LIFE SCIENCES

Towards the Construction of a Large Foundational Model for Protein Structures with Message-Passing Graph Neural Networks

Principal Investigator:
Prof. Dr. Holger Gohlke

Affiliation:
Heinrich-Heine-Universität Düsseldorf, Institut für Pharmazeutische und Medizinische Chemie, Düsseldorf, Germany

Local Project ID:
found

HPC Platform used:
JUWELS BOOSTER module at JSC

Date published:

Teaser

Deep learning is revolutionizing protein science, with graph neural networks (GNNs) and multimodal models enabling unprecedented insights into protein function and design. In this project, the team led by Prof. Dr. Holger Gohlke developed two complementary AI models: TopEC and OneProt. TopEC uses 3D GNNs to predict enzyme functions directly from protein structures, incorporating atomic distances and angles to achieve high accuracy across more than 800 enzyme classes. Its structure-aware approach outperforms traditional 2D methods and remains robust even when binding site information is uncertain. In parallel, OneProt extends the multimodal ImageBind framework to proteins, aligning structural, sequence, text, and binding data into a shared representation space. This lightweight fine-tuning strategy enhances retrieval and prediction tasks and reveals evolutionary relationships between proteins. Together, TopEC and OneProt showcase how next-generation AI can accelerate enzyme discovery, drug design, and protein engineering.

Project

Recent advances in deep learning, particularly graph neural networks (GNNs), are transforming the way we analyze and predict protein functions. GNNs can represent the complex 3D architecture of proteins as graphs, capturing atomic interactions and spatial relationships that underlie biological activity. While building such detailed structural graphs is computationally demanding, innovative message-passing networks now enable efficient encoding of distances and angles for larger biomolecules. At the same time, the integration of multiple data modalities, such as sequence, structure, and binding information, is emerging as a powerful strategy to generate richer protein representations. Combining these multimodal approaches with advanced neural architectures promises to enhance predictions of protein function, stability, and molecular interactions—paving the way for more accurate enzyme and antibody design.

Accordingly, in this project, the team around Prof. Dr. Holger Gohlke pursued the development of TopEC, which uses Graph Neural Networks for enzyme function prediction, and OneProt, which effectively extends the ImageBind framework to the protein space. 

TopEC is a 3D graph neural network based on a localized 3D descriptor to learn chemical reactions of enzymes from enzyme structures and predict Enzyme Commission (EC) classes. Using message-passing frameworks, the team included distance and angle information to significantly improve the predictive performance for EC classification (F-score: 0.72) compared to regular 2D graph neural networks. It trained networks without fold bias that can classify enzyme structures for a vast functional space (>800 ECs). The model is robust to uncertainties in binding site locations and similar functions in distinct binding sites. The team observed that TopEC networks learn from an interplay between biochemical features and local shape-dependent features.

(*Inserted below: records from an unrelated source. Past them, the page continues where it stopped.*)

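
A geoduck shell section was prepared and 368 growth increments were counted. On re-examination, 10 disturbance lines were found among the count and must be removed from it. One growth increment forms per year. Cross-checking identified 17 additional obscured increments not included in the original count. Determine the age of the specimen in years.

375 years

After corrections the count is 368 − 10 + 17 = 375 growth increments.
With a one-to-one growth increment periodicity this is 375 years.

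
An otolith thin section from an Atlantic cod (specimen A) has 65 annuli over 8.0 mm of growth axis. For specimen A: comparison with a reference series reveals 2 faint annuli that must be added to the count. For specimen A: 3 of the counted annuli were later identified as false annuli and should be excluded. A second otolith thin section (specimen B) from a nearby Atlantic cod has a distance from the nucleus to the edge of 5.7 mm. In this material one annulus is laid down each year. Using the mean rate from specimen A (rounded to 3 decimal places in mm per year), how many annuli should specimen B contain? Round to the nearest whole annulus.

46 annuli

Specimen A: true annulus count = 65 − 3 + 2 = 64.
A: 8.0 mm over 64 years gives 8.0 / 64 ≈ 0.125 mm/year.
B spans 5.7 / 0.125 = 45.60 years ≈ 46 annuli.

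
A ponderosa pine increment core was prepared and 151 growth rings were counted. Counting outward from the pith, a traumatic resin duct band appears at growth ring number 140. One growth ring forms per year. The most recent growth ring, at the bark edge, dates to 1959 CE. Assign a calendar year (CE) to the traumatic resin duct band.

1948 CE

Between growth ring 140 and the bark edge there are 151 − 140 = 11 growth rings.
Counting back 11 years from 1959 CE places the traumatic resin duct band in 1959 − 11 = 1948 CE.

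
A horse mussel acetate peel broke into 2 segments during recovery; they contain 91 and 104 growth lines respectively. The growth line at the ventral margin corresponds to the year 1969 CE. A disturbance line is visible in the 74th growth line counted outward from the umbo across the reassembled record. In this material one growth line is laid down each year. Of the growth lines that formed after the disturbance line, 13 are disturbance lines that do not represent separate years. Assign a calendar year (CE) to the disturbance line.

Total growth lines = 91 + 104 = 195.
The disturbance line sits at growth line 74 from the umbo, so 195 − 74 = 121 growth lines formed after it.
Removing the 13 false growth lines leaves 121 − 13 = 108 true growth lines beyond the disturbance line.
1969 − 108 = 1861 CE.

1861 CE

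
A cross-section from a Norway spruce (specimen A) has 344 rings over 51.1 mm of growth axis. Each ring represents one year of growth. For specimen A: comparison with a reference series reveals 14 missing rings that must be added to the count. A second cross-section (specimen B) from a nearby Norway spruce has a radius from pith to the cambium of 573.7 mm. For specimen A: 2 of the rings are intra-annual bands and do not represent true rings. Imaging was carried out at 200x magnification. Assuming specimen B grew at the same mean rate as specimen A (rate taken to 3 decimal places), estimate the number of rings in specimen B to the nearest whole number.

Specimen A: after corrections the count is 344 − 2 + 14 = 356 rings.
A: Mean rate = 51.1 mm / 356 years ≈ 0.144 mm/year.
Specimen B: 573.7 mm / 0.144 mm per year = 3984.03 years ≈ 3984 rings.

3984 rings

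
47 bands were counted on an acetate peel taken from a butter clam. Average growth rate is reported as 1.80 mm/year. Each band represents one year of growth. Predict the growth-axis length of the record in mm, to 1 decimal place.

47 years of growth are recorded.
Predicted length = 1.80 mm/year × 47 years = 84.6 mm.

84.6 mm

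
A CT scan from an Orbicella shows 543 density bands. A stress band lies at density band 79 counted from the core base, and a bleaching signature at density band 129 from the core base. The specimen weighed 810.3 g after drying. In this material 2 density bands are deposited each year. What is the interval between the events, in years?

25 years

The two markers are separated by 129 − 79 = 50 density bands.
With 2 density bands per year, 50 / 2 = 25 years.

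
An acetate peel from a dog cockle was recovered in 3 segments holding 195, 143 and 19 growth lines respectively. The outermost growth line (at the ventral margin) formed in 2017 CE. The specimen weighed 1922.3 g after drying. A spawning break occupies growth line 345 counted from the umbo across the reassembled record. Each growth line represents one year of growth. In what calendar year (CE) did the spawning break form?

2005 CE

Total growth lines = 195 + 143 + 19 = 357.
Between growth line 345 and the ventral margin there are 357 − 345 = 12 growth lines.
Counting back 12 years from 2017 CE places the spawning break in 2017 − 12 = 2005 CE.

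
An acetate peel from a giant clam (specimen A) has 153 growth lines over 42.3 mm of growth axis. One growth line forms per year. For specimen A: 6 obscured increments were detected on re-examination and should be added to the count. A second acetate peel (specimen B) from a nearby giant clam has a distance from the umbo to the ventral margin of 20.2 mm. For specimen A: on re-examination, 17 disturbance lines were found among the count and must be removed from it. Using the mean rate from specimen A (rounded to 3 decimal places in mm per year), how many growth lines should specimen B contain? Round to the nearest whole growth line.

Specimen A: true growth line count = 153 − 17 + 6 = 142.
A: Mean rate = 42.3 mm / 142 years ≈ 0.298 mm/year.
For B, 20.2 / 0.298 = 67.79 years ≈ 68 growth lines.

68 growth lines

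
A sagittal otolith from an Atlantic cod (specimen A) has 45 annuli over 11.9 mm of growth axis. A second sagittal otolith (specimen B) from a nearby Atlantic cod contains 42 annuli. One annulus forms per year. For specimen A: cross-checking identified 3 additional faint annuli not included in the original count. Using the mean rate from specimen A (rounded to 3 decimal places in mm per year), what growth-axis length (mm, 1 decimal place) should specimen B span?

10.4 mm

Specimen A: true annulus count = 45 + 3 = 48.
A: Extension rate ≈ 11.9 / 48 = 0.248 mm/yr.
B's length ≈ 0.248 × 42 = 10.4 mm.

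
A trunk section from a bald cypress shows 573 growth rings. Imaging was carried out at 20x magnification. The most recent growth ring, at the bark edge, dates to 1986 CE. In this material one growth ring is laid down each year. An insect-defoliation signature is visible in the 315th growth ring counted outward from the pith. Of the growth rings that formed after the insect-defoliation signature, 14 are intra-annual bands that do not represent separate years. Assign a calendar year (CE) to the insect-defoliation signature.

Between growth ring 315 and the bark edge there are 573 − 315 = 258 growth rings.
Removing the 14 false growth rings leaves 258 − 14 = 244 true growth rings beyond the insect-defoliation signature.
The growth ring at the bark edge is 1986 CE, so the insect-defoliation signature dates to 1986 − 244 = 1742 CE.

1742 CE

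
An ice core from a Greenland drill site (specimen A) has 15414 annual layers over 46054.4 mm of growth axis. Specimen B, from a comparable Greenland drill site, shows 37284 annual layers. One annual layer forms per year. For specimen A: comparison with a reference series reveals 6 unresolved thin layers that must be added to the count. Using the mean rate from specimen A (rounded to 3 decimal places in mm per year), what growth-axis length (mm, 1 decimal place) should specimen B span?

Specimen A: adjusted count: 15414 + 6 = 15420 annual layers.
A: Mean rate = 46054.4 mm / 15420 years ≈ 2.987 mm/year.
Length of B = 2.987 × 37284 = 111367.3 mm.

111367.3 mm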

OneProt is a multi-modal AI for proteins that integrates structural, sequence, text, and binding site data. Using the ImageBind framework, OneProt aligns the latent spaces of protein modality encoders in a lightweight fine-tuning scheme that focuses on pairwise alignment with sequence data rather than requiring full matches. This novel approach demonstrates strong performance in retrieval tasks and showcases the efficacy of multi-modal systems in Protein Machine Learning through various downstream baselines, including enzyme function prediction and binding site analysis. Furthermore, OneProt enables the transfer of representational information from specialized encoders to the sequence encoder, enhancing capabilities for distinguishing evolutionarily related and unrelated sequences. In particular, the fine-tuning scheme exhibits representational properties where evolutionarily related proteins align in similar directions within the latent space. This work expands the horizons of multi-modal protein models, paving the way for transformative applications in drug discovery, biocatalytic reaction planning, and protein engineering.

References

van der Weg, K., Merdivan, E., Piraud, M., Gohlke, H.

TopEC: prediction of Enzyme Commission classes by 3D graph neural networks and localized 3D protein descriptor.

Nature Commun. 2025, 16, 2737.

Flöge, K., Udayakumar, S., Sommer, J., Piraud, M., Kesselheim, S., Fortuin, V., Günneman, S., van der Weg, K.J., Gohlke, H., Merdivan, E., Bazarova, A.

OneProt: towards multi-modal protein foundation models via latent space alignment of sequence, structure, binding sites and text encoders.

arXiv: 10.48550/arXiv.2411.04863, 2024.